I truly did not know him at all.
The pain sweeps through my body all over again, and it’s only old socialite habits resurfacing that keep me upright and somewhat in control.
“Seems my new friend Fletcher here owes you an apology,” Teague continues.
I almost lift my chin and stare him down, but acting like an imperious ass won’t make me feel better.
The very sight of Fletcher is making me rethink my plan to offer him a substitute Rolex.
Is it truly being the bigger person if you let a bully win?
It isn’t, is it?
I have so much to learn still. I’m lost without a compass.
And that’s before the whispers start rising around me. “Richard Beauregard. Edward Richard Montgomery Beauregard the Fourth, to be exact. Estelle Lightly found him and saved him from amnesia. He’s moving back to Texas and taking over Greenright Oil. Most eligible bachelor of the year. And honey, yes, I do believe that is all muscle.”
I know the whispers are wrong. There’s no way in hell the man standing before me would leave his family.
But I also would’ve sworn up and down there was no way the man would even temporarily set foot in New York, yet here he is, looking as polished and composed as though he’s been in this world every day for the past twenty years.
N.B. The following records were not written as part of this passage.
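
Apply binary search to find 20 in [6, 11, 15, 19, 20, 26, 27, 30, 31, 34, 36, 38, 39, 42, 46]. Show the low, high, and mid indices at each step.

Binary search for 20 in [6, 11, 15, 19, 20, 26, 27, 30, 31, 34, 36, 38, 39, 42, 46]:

lo=0, hi=14, mid=7, arr[mid]=30 -> 30 > 20, search left half
lo=0, hi=6, mid=3, arr[mid]=19 -> 19 < 20, search right half
lo=4, hi=6, mid=5, arr[mid]=26 -> 26 > 20, search left half
lo=4, hi=4, mid=4, arr[mid]=20 -> Found target at index 4!

Binary search finds 20 at index 4 after 4 comparisons. The search repeatedly halves the search space by comparing with the middle element.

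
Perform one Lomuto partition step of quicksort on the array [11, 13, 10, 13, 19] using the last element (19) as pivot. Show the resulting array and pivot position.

Lomuto partition with pivot = 19:

Initial array: [11, 13, 10, 13, 19]

arr[0]=11 <= 19: swap with position 0, array becomes [11, 13, 10, 13, 19]
arr[1]=13 <= 19: swap with position 1, array becomes [11, 13, 10, 13, 19]
arr[2]=10 <= 19: swap with position 2, array becomes [11, 13, 10, 13, 19]
arr[3]=13 <= 19: swap with position 3, array becomes [11, 13, 10, 13, 19]

Place pivot at position 4: [11, 13, 10, 13, 19]
Pivot position: 4

After partitioning with pivot 19, the array becomes [11, 13, 10, 13, 19]. The pivot is placed at index 4. All elements to the left of the pivot are <= 19, and all elements to the right are > 19.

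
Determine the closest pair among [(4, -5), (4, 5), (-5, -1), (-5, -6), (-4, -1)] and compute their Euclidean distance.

Computing all pairwise distances among 5 points:

d((4, -5), (4, 5)) = 10.0
d((4, -5), (-5, -1)) = 9.8489
d((4, -5), (-5, -6)) = 9.0554
d((4, -5), (-4, -1)) = 8.9443
d((4, 5), (-5, -1)) = 10.8167
d((4, 5), (-5, -6)) = 14.2127
d((4, 5), (-4, -1)) = 10.0
d((-5, -1), (-5, -6)) = 5.0
d((-5, -1), (-4, -1)) = 1.0 <-- minimum
d((-5, -6), (-4, -1)) = 5.099

Closest pair: (-5, -1) and (-4, -1) with distance 1.0

The closest pair is (-5, -1) and (-4, -1) with Euclidean distance 1.0. For 5 points, brute-force pairwise comparison is shown above. For large n, the divide-and-conquer algorithm (sort by x, recurse on halves, check the dividing strip) achieves O(n log n).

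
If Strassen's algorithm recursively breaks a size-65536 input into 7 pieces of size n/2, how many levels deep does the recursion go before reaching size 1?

For divide and conquer with division factor 2:

Problem sizes at each level:
Level 0: 65536
Level 1: 32768
Level 2: 16384
Level 3: 8192
Level 4: 4096
Level 5: 2048
Level 6: 1024
Level 7: 512
Level 8: 256
Level 9: 128
Level 10: 64
Level 11: 32
Level 12: 16
Level 13: 8
Level 14: 4
Level 15: 2
Level 16: 1

The root is level 0 and the size-1 base case is level 16 (the tree spans levels 0 through 16, i.e. 17 levels counting the root), so the depth is the number of divisions: log_2(65536) = 16

The recursion tree depth is log_2(65536) = 16. At each level, the problem size is divided by 2, so it takes 16 divisions to reduce to a base case of size 1. The algorithm makes 7 recursive calls at each level.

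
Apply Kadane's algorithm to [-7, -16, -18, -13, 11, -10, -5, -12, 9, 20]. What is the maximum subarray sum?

Using Kadane's algorithm on [-7, -16, -18, -13, 11, -10, -5, -12, 9, 20]:

Scanning through the array:
Position 1 (value -16): max_ending_here = -16, max_so_far = -7
Position 2 (value -18): max_ending_here = -18, max_so_far = -7
Position 3 (value -13): max_ending_here = -13, max_so_far = -7
Position 4 (value 11): max_ending_here = 11, max_so_far = 11
Position 5 (value -10): max_ending_here = 1, max_so_far = 11
Position 6 (value -5): max_ending_here = -4, max_so_far = 11
Position 7 (value -12): max_ending_here = -12, max_so_far = 11
Position 8 (value 9): max_ending_here = 9, max_so_far = 11
Position 9 (value 20): max_ending_here = 29, max_so_far = 29

Maximum subarray: [9, 20]
Maximum sum: 29

The maximum subarray is [9, 20] with sum 29. This subarray runs from index 8 to index 9.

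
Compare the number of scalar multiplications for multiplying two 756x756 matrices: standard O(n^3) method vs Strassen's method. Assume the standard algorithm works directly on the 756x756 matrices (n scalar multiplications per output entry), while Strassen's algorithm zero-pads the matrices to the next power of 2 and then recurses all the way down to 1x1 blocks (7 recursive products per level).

Matrix multiplication for 756x756 matrices:

Strassen's algorithm requires power-of-2 dimensions. Pad 756x756 to 1024x1024 (next power of 2).

Standard algorithm: 756^3 = 432081216 multiplications
Strassen's algorithm: 7^(log2(1024)) = 7^10 = 282475249 multiplications
Savings: 432081216 - 282475249 = 149605967 multiplications

Standard: 432081216 multiplications (756^3). Strassen: 282475249 multiplications (7^10, after padding to 1024x1024). Strassen reduces 8 recursive multiplications to 7 at each level.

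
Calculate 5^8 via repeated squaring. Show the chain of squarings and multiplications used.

Computing 5^8 by squaring (build up from 5^1; each line after the first costs one multiplication):

5^1 = 5
5^2 = (5^1)^2 = 5^2 = 25
5^4 = (5^2)^2 = 25^2 = 625
5^8 = (5^4)^2 = 625^2 = 390625

Result: 390625
Multiplications needed: 3 (3 lines after 5^1)

5^8 = 390625. Using exponentiation by squaring, this requires 3 multiplications. The key idea: if the exponent is even, square the half-power; if odd, multiply by the base once.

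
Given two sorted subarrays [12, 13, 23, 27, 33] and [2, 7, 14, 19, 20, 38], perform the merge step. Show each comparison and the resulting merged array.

Merging process:

Compare 12 vs 2: take 2 from right. Merged: [2]
Compare 12 vs 7: take 7 from right. Merged: [2, 7]
Compare 12 vs 14: take 12 from left. Merged: [2, 7, 12]
Compare 13 vs 14: take 13 from left. Merged: [2, 7, 12, 13]
Compare 23 vs 14: take 14 from right. Merged: [2, 7, 12, 13, 14]
Compare 23 vs 19: take 19 from right. Merged: [2, 7, 12, 13, 14, 19]
Compare 23 vs 20: take 20 from right. Merged: [2, 7, 12, 13, 14, 19, 20]
Compare 23 vs 38: take 23 from left. Merged: [2, 7, 12, 13, 14, 19, 20, 23]
Compare 27 vs 38: take 27 from left. Merged: [2, 7, 12, 13, 14, 19, 20, 23, 27]
Compare 33 vs 38: take 33 from left. Merged: [2, 7, 12, 13, 14, 19, 20, 23, 27, 33]
Append remaining from right: [38]. Merged: [2, 7, 12, 13, 14, 19, 20, 23, 27, 33, 38]

Final merged array: [2, 7, 12, 13, 14, 19, 20, 23, 27, 33, 38]
Total comparisons: 10

The merged array is [2, 7, 12, 13, 14, 19, 20, 23, 27, 33, 38], requiring 10 comparisons. The merge step runs in O(n) time where n is the total number of elements.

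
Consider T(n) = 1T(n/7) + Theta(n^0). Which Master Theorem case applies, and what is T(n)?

Master Theorem for T(n) = 1T(n/7) + O(n^0):

a = 1, b = 7, c = 0
log_b(a) = log_7(1) = 0.0000

Case 2: c = 0 = log_7(1) = 0.0000
T(n) = O(n^0 log n) = O(log n)

For T(n) = 1T(n/7) + O(n^0): log_7(1) = 0.0000. This is Case 2 of the Master Theorem (c = log_b(a), equal work at all levels), giving O(log n).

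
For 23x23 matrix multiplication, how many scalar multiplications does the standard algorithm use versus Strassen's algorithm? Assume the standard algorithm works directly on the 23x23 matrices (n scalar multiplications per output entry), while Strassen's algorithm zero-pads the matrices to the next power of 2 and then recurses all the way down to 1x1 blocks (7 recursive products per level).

Matrix multiplication for 23x23 matrices:

Strassen's algorithm requires power-of-2 dimensions. Pad 23x23 to 32x32 (next power of 2).

Standard algorithm: 23^3 = 12167 multiplications
Strassen's algorithm: 7^(log2(32)) = 7^5 = 16807 multiplications
Difference: 12167 - 16807 = -4640 (Strassen uses MORE here due to padding overhead — for small or just-over-power-of-2 n, padding can outweigh the per-level savings)

Standard: 12167 multiplications (23^3). Strassen: 16807 multiplications (7^5, after padding to 32x32). Strassen reduces 8 recursive multiplications to 7 at each level.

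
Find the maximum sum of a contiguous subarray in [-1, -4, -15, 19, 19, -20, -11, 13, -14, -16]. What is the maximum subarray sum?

Using Kadane's algorithm on [-1, -4, -15, 19, 19, -20, -11, 13, -14, -16]:

Scanning through the array:
Position 1 (value -4): max_ending_here = -4, max_so_far = -1
Position 2 (value -15): max_ending_here = -15, max_so_far = -1
Position 3 (value 19): max_ending_here = 19, max_so_far = 19
Position 4 (value 19): max_ending_here = 38, max_so_far = 38
Position 5 (value -20): max_ending_here = 18, max_so_far = 38
Position 6 (value -11): max_ending_here = 7, max_so_far = 38
Position 7 (value 13): max_ending_here = 20, max_so_far = 38
Position 8 (value -14): max_ending_here = 6, max_so_far = 38
Position 9 (value -16): max_ending_here = -10, max_so_far = 38

Maximum subarray: [19, 19]
Maximum sum: 38

The maximum subarray is [19, 19] with sum 38. This subarray runs from index 3 to index 4.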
Fletcher, meanwhile, looks like he just tried to swallow a sewer rat.
“That apology?” Teague prompts.
Why does his voice still have the power to set my nerve endings on fire?
“What are you doing here?” I manage to ask while I fight the sting suddenly overheating my eyes and the lumberjack-size lump stuck in my throat.
His dragon-egg eyes scan me like he’s peering through my own layers of armor—both the clothing and the emotional layers—to discern which Phoebe Lightly he’d find if he could inspect my heart. And I don’t know if he’s looking because he wants to know if I’m worthy of him or if he’s worthy of me, or if he came all the way to New York just to torture both of us a little more. “Looking for you.”
My pulse slowly restarts itself. “Why?” I whisper.
“Because being part of a family means you don’t have to do the hard stuff alone.”
Oh my Oprah.
Is he—is he calling me his family?
My tear ducts are threatening to show off for the whole of Upper East Side society. “Your hard stuff, or my hard stuff?”
“You won’t last two days around here, you fake little Texas—erp.” Fletcher’s voice cuts off, and I hear my mom murmuring something to him—undoubtedly blackmail material that Gigi’s been sitting on, and I don’t care.
I don’t.
I hate this life. I hate these people. I hate how they make me feel and what I do when I’m around them.
Some people here are truly good.
I was never one of them.
The Upper East Side and I have a dysfunctional relationship, and we need to break up.
Teague’s hand twitches like he wants to reach for me, but he doesn’t know if I’d let him. Indecision flashes over his features, and that temporary break in his composure, that crack in his exterior, makes me crack a little too.
He offers me his arm like we’re at a debutante ball. “A minute of your time, Ms. Lightly?”
“A minute? Is that all you want?”
He shakes his head.
More whispers explode around us again.
“Okay,” I mouth as I slip my hand into his elbow.
His breath leaves him in a shudder, and he covers my hand with his, that simple touch saying so much as he whisks me deep into the gardens.